With a registry repair utility, you can see these programs and choose which ones you want to disable. This will save your processor and memory resources-reserve these for programs you care about.

Economize-space doesn't last forever

Unlike outer space, your computer disk space does not go on forever. Our computers use space for a variety of things-caching files and images, virtual memory, backups, and of course, storing applications and files. As a general rule, you should never allow your available disk space to fall below five percent of total disk space. Clean house, get a larger drive, or both.

This is another area where registry cleaners come in handy. You can run file cleaners that will get rid of all the excess junk building up quietly in unseen corners of your computer.

Don't delete-uninstall instead

Windows not only keeps track of all your programs, it also stores the tools you need to uninstall programs. When you don't take time to go through the correct process to uninstall old programs, you'll have stale leftovers rotting in your registry.

A good registry cleaner can help you edit the Windows Add/Remove list, completely erasing all those leftover files from deleted applications. This frees up disk space that can be used for more important items.

Defrag the hard drive and the registry regularly

There are two types of defrags you should perform monthly (or even weekly if you use your computer a lot). You need to defragment your hard drive as well as your registry. Typically, you will receive a defragmenting tool with your operating system software.

What defragers do is rearrange and group scattered bits of program data together. Data becomes scattered with normal use since your computer will plug in data where ever it is most convenient at the time, filling holes left by programs that have moved. If your hard drive gets too cluttered, your computer may plug a new application into a half-dozen tiny slots. This partitioning makes loading time far longer.

Scandisk or another registry scanner can also find and fix most errors on your hard drive. Both will make your software programs run faster and more organized software speed your computer's boot time.

Registry defragers come with registry cleaning software. Like any database, your registry will become cluttered and fragmented with use and you should defragment the system to keep it running smoothly.

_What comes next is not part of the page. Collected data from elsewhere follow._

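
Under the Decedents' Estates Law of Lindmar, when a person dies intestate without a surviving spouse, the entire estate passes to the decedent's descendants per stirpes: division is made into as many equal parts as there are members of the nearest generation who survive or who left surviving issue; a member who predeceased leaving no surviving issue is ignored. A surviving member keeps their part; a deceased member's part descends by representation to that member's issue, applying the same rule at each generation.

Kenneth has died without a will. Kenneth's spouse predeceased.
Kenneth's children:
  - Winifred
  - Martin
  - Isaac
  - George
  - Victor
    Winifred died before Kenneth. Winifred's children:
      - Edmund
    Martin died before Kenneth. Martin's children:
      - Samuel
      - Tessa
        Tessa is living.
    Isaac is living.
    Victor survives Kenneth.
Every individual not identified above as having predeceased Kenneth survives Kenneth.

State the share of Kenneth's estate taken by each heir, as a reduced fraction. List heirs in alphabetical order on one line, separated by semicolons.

There is no surviving spouse, so the entire estate passes to Kenneth's descendants per stirpes.
The estate is divided into 5 equal shares of 1/5 among Winifred, Martin, Isaac, George, Victor.
Winifred predeceased; the 1/5 allotted to Winifred's branch passes to Winifred's issue by representation.
Edmund is the sole taker at this level and receives the full 1/5.
Martin predeceased; the 1/5 allotted to Martin's branch passes to Martin's issue by representation.
The 1/5 is divided into 2 equal shares of 1/10 among Samuel, Tessa.
Samuel is living and takes 1/10.
Tessa is living and takes 1/10.
Isaac is living and takes 1/5.
George is living and takes 1/5.
Victor is living and takes 1/5.

Edmund 1/5; George 1/5; Isaac 1/5; Samuel 1/10; Tessa 1/10; Victor 1/5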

Adjust your restore settings

Windows XP reserves 12% of the hard disk space for restore points by default; the size of your hard drive is irrelevant. Restore points means "restore your computer to previous points in time." This system backs up your registry and other vital files regularly, usually when you install new applications. If your system is ever severely damaged, you can travel back in time on your computer to a previous point and restore your settings at that point. Typically, your operating system will store new reference points daily or whenever you make changes, such as installing a program.

So why mess with the 12% default to store these points? Doing so will give you more storage wiggle room on your hard drive. If you keep your computer clean you don't really need more than 5% or 6% of a large hard drive reserved for restore points; this isn't a full backup-it's far smaller.

You can manually lower this amount simply by right clicking on My Computer, then Select Properties. This will take you to your System Properties screen. Select the System Restore tab. In the middle of this screen you will see a slider bar that will allow you to decrease the amount of space Windows XP reserves. This will free up a lot more space for you to use.

If you get into the habit of taking care of your computer, it will take care of you. Like the rewards of brushing your teeth each day, regular maintenance is cheaper and faster in the long run than finding a cure after things go wrong. If you make these simple steps of computer maintenance a habit, you will give your system greater speed and stability and you'll give yourself peace of mind.